Can you run a hybrid environment of Windows 10 and 11?

One of the main issues surrounding Windows 11 is Microsoft’s decision to greatly limit which older hardware they would support. Amidst a supply-chain scare and lack of computer hardware supplies it was a hard pill to swallow, but it doesn’t seem like the current market is so bad as to cancel hardware upgrades in the near term. Even if your organization has trimmed some of the hardware budget recently, you can run a hybrid environment of Windows 10 and Windows 11 as new hardware comes in (since the new machines will be preloaded with Windows 11). As you replace older machines with newer ones over the next three or so years, you’ll simultaneously upgrade your entire organization to Windows 11.

It is still better to have a unified software experience throughout your organization, though, because it isn’t as simple to support or use two operating systems as it is to support one. In the near future, software will be less likely to be updated on Windows 10, and even though the operating system will still be fine, there are plenty of hiccups that can occur when using third-party software that doesn’t aim to be compatible with older versions of Windows.

Is all of my software going to run on Windows 11?

Since most of the behind the scenes elements of the operating systems are the same, it would be pretty rare to find a compatibility issue between the two.
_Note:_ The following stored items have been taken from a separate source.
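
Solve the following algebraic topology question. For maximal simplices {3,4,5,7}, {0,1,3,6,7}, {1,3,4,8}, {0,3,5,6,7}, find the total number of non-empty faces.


Each maximal simplex on m vertices has 2^m - 1 nonempty faces.
Take the union (dedupe shared faces).
Total distinct faces = 65

65


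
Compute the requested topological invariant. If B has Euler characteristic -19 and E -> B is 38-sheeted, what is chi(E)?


For a finite covering: chi(E) = (number of sheets) * chi(B).
chi(E) = 38 * (-19) = -722

-722


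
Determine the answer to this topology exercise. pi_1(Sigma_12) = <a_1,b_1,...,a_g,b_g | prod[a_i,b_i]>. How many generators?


Standard presentation: pi_1(Sigma_g) = <a_1,b_1,...,a_g,b_g | [a_1,b_1]...[a_g,b_g] = 1>.
Number of generators = 2g = 2*12 = 24

24


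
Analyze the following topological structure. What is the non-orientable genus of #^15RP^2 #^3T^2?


Since a >= 1, the sum is non-orientable; each T^2 can be replaced by RP^2 # RP^2 (since T^2#RP^2 = 3RP^2).
Total crosscaps k = 15 + 2*3 = 21.
Check via chi: chi = 15*1 + 3*0 - (15+3-1)*2 = -19 = 2 - k = -19. Consistent.

21


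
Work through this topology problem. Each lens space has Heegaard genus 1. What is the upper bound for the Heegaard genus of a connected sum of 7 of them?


Heegaard genus satisfies g(A#B) <= g(A) + g(B).
Each lens space has g = 1.
Upper bound: 7 * 1 = 7

7


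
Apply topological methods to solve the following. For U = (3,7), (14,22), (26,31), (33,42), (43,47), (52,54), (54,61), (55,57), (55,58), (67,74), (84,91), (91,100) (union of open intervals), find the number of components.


Sort and merge overlapping open intervals.
Merged: (3,7), (14,22), (26,31), (33,42), (43,47), (52,54), (54,61), (67,74), (84,91), (91,100).
Number of components = 10

10


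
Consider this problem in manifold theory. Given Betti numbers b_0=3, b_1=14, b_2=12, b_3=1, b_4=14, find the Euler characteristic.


chi = sum_k (-1)^k b_k.
= (3) + (-14) + (12) + (-1) + (14)
= 14

14


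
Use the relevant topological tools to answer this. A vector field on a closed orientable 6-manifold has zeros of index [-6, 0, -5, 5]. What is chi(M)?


Poincare-Hopf: chi(M) = sum of indices of zeros.
chi = (-6) + (0) + (-5) + (5) = -6

-6


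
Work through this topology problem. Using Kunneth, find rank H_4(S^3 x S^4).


Each S^d has Poincare polynomial 1 + t^d.
The product S^3 x S^4 has Poincare polynomial prod(1+t^d_i).
Expanding: b_0=1, b_3=1, b_4=1, b_7=1.
b_4 = 1

1


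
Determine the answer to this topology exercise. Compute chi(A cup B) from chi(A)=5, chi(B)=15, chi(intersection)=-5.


chi(A cup B) = chi(A) + chi(B) - chi(A cap B)
= 5 + (15) - (-5)
= 25

25


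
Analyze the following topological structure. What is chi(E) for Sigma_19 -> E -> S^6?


chi(S^6) = 2 (n even), chi(Sigma_19) = 2 - 2*19 = -36.
chi(E) = 2 * (-36) = -72

-72


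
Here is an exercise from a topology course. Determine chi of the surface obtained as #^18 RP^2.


For a non-orientable closed surface with k crosscaps: chi = 2 - k.
Here k = 18.
chi = 2 - 18 = -16

-16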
This is due to the Windows kernel, which didn’t undergo much of a change between versions 10 and 11. Under the hood, the operating system is still basically the same, so networks and software that play nice with Windows 10 should work just fine with Windows 11 simultaneously. If your company mostly uses Microsoft 365 or other cloud-based software, compatibility really shouldn’t be much of an issue on any platforms.

If your company uses some very old software for some specific task or workflow, then you have probably already run into compatibility issues with a previous upgrade. Windows 11 doesn’t really change the answer to that question, since Windows 11 will run (or not run) virtually all of the same programs that Windows 10 did (or did not). If you didn’t have to freeze your systems at Windows 7’s or 8’s end-of-support dates, then your software more than likely runs on Windows 11 as well.

How long until I have to upgrade?

Windows 10’s end-of-support date is currently scheduled for October 2025, so systems running Windows 10 will still get security updates and be supported by Microsoft until then. After that date, Windows 10 will no longer receive support or updates, which effectively will make it dead. Operating systems that don’t get updates are a huge security risk and should not be used except in very specific situations, or with (often costly) third-party support.

If the two versions are so compatible, why upgrade?

So if Windows 10 and 11 are virtually the same in all of these technical aspects, then what’s actually different about them? The answer is: the user experience, mostly. Some users have definitely not liked the new design—so much so that some have even downgraded new computers to Windows 10. Eventually, though, machines that have been downgraded to Windows 10 will need to be re-upgraded to 11 at some point before end-of-support. It’s probably more costly to spend the one to three hours of your IT team reinstalling Windows than it is for users to simply adjust to the new layout. Windows 11 is simply becoming the new standard now that it is out of its early-adopter phase.